While other payment providers such as $36 billion US platform Stripe focus on the business-to-consumer (B2C) market, Melio is a B2B solution targeting small businesses. With relatively low transaction volumes, it’s cash flow not automation that is the main challenge for small businesses, according to CEO Matan Bar.
“[The existing] tools are overwhelming for a small business owner, as they are designed for finance professionals and larger businesses,” Bar told Business Insider. “I can assure you, a wine shop owner doesn’t want to re-invent their back office; they don’t care. The thing that they do care about is cash flow, especially now more than ever.”
Adam Fisher, partner at US venture capital investor Bessemer Venture Partners, said that Melio targets a huge, largely underserved market.
“The bottom line is that B2B payments is massive, but uncharted territory, and Melio is the first startup to focus on it,” said Fisher.
“The difference between B2B and B2C in [small business] payments is more profound than the single letter difference may imply,” he added. “Unlike consumer transactions, where you order and pay at the exact same moment, businesses order from their vendors at one point in time and then pay at a later point … This introduces a level of workflow that is essential for any B2B payments solution.”
Accelerating out of a crisis
When the coronavirus crisis first hit, Bar thought that Melio would lose a chunk of its client base as many small businesses struggled to stay open.
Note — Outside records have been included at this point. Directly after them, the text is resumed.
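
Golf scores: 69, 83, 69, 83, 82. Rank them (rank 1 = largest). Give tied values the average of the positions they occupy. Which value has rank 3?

82

Sorted (descending): 83, 83, 82, 69, 69
The 2 values of 83 occupy positions 1–2 → average rank (1+2)/2 = 1.5.
The 2 values of 69 occupy positions 4–5 → average rank (4+5)/2 = 4.5.
Rank 3 → value 82.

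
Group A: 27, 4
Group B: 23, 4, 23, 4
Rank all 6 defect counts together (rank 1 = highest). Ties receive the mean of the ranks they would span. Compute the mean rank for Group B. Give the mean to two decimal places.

3.75

Sorted (descending): 27, 23, 23, 4, 4, 4
The 2 values of 23 occupy positions 2–3 → average rank (2+3)/2 = 2.5.
The 3 values of 4 occupy positions 4–6 → average rank 5.
Group B values → pooled ranks: 23→2.5, 4→5, 23→2.5, 4→5
Mean rank = (2.5 + 5 + 2.5 + 5) / 4 = 3.75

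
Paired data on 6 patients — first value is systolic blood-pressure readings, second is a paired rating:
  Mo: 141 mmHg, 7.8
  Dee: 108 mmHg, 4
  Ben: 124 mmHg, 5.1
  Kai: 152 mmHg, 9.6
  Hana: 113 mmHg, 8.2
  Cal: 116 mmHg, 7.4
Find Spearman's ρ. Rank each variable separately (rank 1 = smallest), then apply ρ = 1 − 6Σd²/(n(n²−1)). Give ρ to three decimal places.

0.600

Ranks of variable 1: 5, 1, 4, 6, 2, 3
Ranks of variable 2: 4, 1, 2, 6, 5, 3
d = r₁ − r₂: 1, 0, 2, 0, -3, 0
d²: 1, 0, 4, 0, 9, 0; Σd² = 14
ρ = 1 − 6·14/(6·35) = 1 − 84/210 = 0.600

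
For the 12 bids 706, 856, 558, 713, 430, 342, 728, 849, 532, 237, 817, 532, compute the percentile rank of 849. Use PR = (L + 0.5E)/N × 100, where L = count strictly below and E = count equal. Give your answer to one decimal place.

87.5

N = 12.
Strictly below 849: 10. Equal to 849: 1.
PR = (10 + 0.5·1)/12 × 100 = 87.5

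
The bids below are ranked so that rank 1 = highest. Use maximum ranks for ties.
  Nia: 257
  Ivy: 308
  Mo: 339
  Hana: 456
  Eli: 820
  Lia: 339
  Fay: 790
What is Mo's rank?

5

Sorted (descending): 820, 790, 456, 339, 339, 308, 257
The 2 values of 339 occupy positions 4–5 → each gets rank 5.
Mo has value 339 → rank 5.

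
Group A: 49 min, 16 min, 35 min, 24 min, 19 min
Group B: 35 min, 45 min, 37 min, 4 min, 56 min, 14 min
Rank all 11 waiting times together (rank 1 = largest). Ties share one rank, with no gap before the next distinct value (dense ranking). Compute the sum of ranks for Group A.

28

Sorted (descending): 56, 49, 45, 37, 35, 35, 24, 19, 16, 14, 4
The 2 values of 35 share dense rank 5.
Remaining distinct values take the next consecutive integers.
Group A values → pooled ranks: 49→2, 16→8, 35→5, 24→6, 19→7
Rank sum = 2 + 8 + 5 + 6 + 7 = 28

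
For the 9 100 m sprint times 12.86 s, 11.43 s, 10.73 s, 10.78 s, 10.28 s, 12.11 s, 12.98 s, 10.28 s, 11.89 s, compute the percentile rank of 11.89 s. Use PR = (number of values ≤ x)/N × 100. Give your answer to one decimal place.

N = 9.
Strictly below 11.89: 5. Equal to 11.89: 1.
PR = 6/9 × 100 = 66.7

66.7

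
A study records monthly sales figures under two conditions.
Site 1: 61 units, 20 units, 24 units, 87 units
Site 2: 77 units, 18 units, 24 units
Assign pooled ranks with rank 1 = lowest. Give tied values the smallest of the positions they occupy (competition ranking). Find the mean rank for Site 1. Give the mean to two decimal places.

Sorted (ascending): 18, 20, 24, 24, 61, 77, 87
The 2 values of 24 occupy positions 3–4 → each gets rank 3.
Site 1 values → pooled ranks: 61→5, 20→2, 24→3, 87→7
Mean rank = (5 + 2 + 3 + 7) / 4 = 4.25

4.25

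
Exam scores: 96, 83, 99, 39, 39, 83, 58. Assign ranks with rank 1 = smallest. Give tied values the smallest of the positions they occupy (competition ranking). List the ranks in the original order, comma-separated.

Sorted (ascending): 39, 39, 58, 83, 83, 96, 99
The 2 values of 39 occupy positions 1–2 → each gets rank 1.
The 2 values of 83 occupy positions 4–5 → each gets rank 4.

6, 4, 7, 1, 1, 4, 3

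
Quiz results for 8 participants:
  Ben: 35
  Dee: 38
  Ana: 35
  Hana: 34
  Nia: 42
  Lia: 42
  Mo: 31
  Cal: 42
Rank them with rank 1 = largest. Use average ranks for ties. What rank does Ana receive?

5.5

Sorted (descending): 42, 42, 42, 38, 35, 35, 34, 31
The 3 values of 42 occupy positions 1–3 → average rank 2.
The 2 values of 35 occupy positions 5–6 → average rank (5+6)/2 = 5.5.
Ana has value 35 → rank 5.5.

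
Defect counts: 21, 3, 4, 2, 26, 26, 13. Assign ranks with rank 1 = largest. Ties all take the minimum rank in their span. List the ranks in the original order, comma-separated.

Sorted (descending): 26, 26, 21, 13, 4, 3, 2
The 2 values of 26 occupy positions 1–2 → each gets rank 1.

3, 6, 5, 7, 1, 1, 4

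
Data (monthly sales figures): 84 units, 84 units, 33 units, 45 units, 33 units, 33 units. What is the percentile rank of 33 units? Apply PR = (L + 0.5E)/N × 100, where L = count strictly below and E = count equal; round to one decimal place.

N = 6.
Strictly below 33: 0. Equal to 33: 3.
PR = (0 + 0.5·3)/6 × 100 = 25.0

25.0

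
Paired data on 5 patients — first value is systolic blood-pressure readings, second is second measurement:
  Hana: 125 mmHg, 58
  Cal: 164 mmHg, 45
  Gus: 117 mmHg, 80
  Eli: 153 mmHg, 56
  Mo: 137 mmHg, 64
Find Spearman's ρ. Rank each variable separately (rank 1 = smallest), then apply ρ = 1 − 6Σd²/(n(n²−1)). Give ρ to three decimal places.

-0.900

Ranks of variable 1: 2, 5, 1, 4, 3
Ranks of variable 2: 3, 1, 5, 2, 4
d = r₁ − r₂: -1, 4, -4, 2, -1
d²: 1, 16, 16, 4, 1; Σd² = 38
ρ = 1 − 6·38/(5·24) = 1 − 228/120 = -0.900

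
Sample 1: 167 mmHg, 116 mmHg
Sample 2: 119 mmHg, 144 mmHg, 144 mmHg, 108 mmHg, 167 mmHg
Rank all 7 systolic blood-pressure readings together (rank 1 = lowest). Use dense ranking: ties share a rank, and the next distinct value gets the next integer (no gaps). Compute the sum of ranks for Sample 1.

Sorted (ascending): 108, 116, 119, 144, 144, 167, 167
The 2 values of 144 share dense rank 4.
The 2 values of 167 share dense rank 5.
Remaining distinct values take the next consecutive integers.
Sample 1 values → pooled ranks: 167→5, 116→2
Rank sum = 5 + 2 = 7

7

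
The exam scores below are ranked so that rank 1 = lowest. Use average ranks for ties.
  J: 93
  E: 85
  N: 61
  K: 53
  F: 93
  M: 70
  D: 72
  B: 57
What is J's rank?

Sorted (ascending): 53, 57, 61, 70, 72, 85, 93, 93
The 2 values of 93 occupy positions 7–8 → average rank (7+8)/2 = 7.5.
J has value 93 → rank 7.5.

7.5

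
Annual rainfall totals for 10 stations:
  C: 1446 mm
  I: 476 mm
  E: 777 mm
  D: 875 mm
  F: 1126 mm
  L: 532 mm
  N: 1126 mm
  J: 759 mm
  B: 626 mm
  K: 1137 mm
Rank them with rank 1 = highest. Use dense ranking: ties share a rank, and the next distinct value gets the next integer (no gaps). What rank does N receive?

Sorted (descending): 1446, 1137, 1126, 1126, 875, 777, 759, 626, 532, 476
The 2 values of 1126 share dense rank 3.
Remaining distinct values take the next consecutive integers.
N has value 1126 mm → rank 3.

3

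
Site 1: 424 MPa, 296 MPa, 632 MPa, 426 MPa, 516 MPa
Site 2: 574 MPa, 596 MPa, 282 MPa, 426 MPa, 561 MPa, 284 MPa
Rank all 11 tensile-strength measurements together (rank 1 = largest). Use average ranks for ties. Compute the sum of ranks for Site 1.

29.5

Sorted (descending): 632, 596, 574, 561, 516, 426, 426, 424, 296, 284, 282
The 2 values of 426 occupy positions 6–7 → average rank (6+7)/2 = 6.5.
Site 1 values → pooled ranks: 424→8, 296→9, 632→1, 426→6.5, 516→5
Rank sum = 8 + 9 + 1 + 6.5 + 5 = 29.5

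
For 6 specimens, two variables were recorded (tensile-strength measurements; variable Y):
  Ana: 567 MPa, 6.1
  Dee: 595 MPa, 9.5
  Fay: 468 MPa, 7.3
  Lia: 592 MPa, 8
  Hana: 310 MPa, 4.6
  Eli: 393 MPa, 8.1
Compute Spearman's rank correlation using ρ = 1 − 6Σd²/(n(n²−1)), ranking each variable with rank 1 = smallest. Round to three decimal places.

0.600

Ranks of variable 1: 4, 6, 3, 5, 1, 2
Ranks of variable 2: 2, 6, 3, 4, 1, 5
d = r₁ − r₂: 2, 0, 0, 1, 0, -3
d²: 4, 0, 0, 1, 0, 9; Σd² = 14
ρ = 1 − 6·14/(6·35) = 1 − 84/210 = 0.600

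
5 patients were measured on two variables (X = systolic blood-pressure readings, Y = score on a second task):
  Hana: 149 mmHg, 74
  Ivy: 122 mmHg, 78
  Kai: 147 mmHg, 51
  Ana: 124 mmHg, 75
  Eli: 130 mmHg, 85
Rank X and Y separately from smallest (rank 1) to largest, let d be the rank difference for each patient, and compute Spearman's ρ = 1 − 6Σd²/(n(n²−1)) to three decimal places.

-0.600

Ranks of variable 1: 5, 1, 4, 2, 3
Ranks of variable 2: 2, 4, 1, 3, 5
d = r₁ − r₂: 3, -3, 3, -1, -2
d²: 9, 9, 9, 1, 4; Σd² = 32
ρ = 1 − 6·32/(5·24) = 1 − 192/120 = -0.600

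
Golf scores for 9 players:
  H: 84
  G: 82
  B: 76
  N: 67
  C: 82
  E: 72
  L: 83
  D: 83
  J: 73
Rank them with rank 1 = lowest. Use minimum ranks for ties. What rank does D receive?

7

Sorted (ascending): 67, 72, 73, 76, 82, 82, 83, 83, 84
The 2 values of 82 occupy positions 5–6 → each gets rank 5.
The 2 values of 83 occupy positions 7–8 → each gets rank 7.
D has value 83 → rank 7.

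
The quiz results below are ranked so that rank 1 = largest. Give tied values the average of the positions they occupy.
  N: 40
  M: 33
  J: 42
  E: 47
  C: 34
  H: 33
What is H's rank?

5.5

Sorted (descending): 47, 42, 40, 34, 33, 33
The 2 values of 33 occupy positions 5–6 → average rank (5+6)/2 = 5.5.
H has value 33 → rank 5.5.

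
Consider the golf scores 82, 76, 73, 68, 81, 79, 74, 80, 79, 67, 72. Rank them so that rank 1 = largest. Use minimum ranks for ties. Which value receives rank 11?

Sorted (descending): 82, 81, 80, 79, 79, 76, 74, 73, 72, 68, 67
The 2 values of 79 occupy positions 4–5 → each gets rank 4.
Rank 11 → value 67.

67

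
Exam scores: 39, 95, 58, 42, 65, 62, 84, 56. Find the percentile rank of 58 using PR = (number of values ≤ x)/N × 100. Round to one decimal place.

50.0

N = 8.
Strictly below 58: 3. Equal to 58: 1.
PR = 4/8 × 100 = 50.0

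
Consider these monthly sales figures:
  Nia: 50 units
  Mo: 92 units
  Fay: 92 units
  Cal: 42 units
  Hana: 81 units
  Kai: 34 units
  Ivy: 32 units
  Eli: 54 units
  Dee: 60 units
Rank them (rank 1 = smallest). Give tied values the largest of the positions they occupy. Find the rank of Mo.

Sorted (ascending): 32, 34, 42, 50, 54, 60, 81, 92, 92
The 2 values of 92 occupy positions 8–9 → each gets rank 9.
Mo has value 92 units → rank 9.

9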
But, since the start of the pandemic, Bar said Melio has seen payment volumes increase by 700%, as the fallout was more than offset by the widespread digitization of the sector.
“The thing that we hadn’t predicted is that there would be this huge wave of small businesses that have started transacting online for the first time because they didn’t have any other choice,” said Bar.
The raise will allow Melio to double down on its growth and accelerate R&D investment in its cash flow services and to build a platform that will allow integration with other suppliers’ interfaces, as it already does with Intuit’s accounting software QuickBooks.
America’s fragmented banking system means that there is huge market potential, adds Bar.
“There are so many inefficiencies that technology and fintechs can help with in order to better support consumers and small businesses in terms of how they move money,” he said. “That’s why we have such a unique opportunity at Melio.”
Confidence in the crowded global payments space has been knocked by the $2 billion accounting scandal that hit German fintech Wirecard earlier this year.
“It’s a big responsibility for fintechs in general to have compliance and risk as their number one priority,” said Bar, adding that Melio provides a different kind of payments service than Wirecard.
He added: “We’re not working with intermediate companies like Wirecard. We are working directly with US banks and so we took a path which is different than what other startups like Wirecard have taken, which [is to] shorten their go-to market, but add risk.”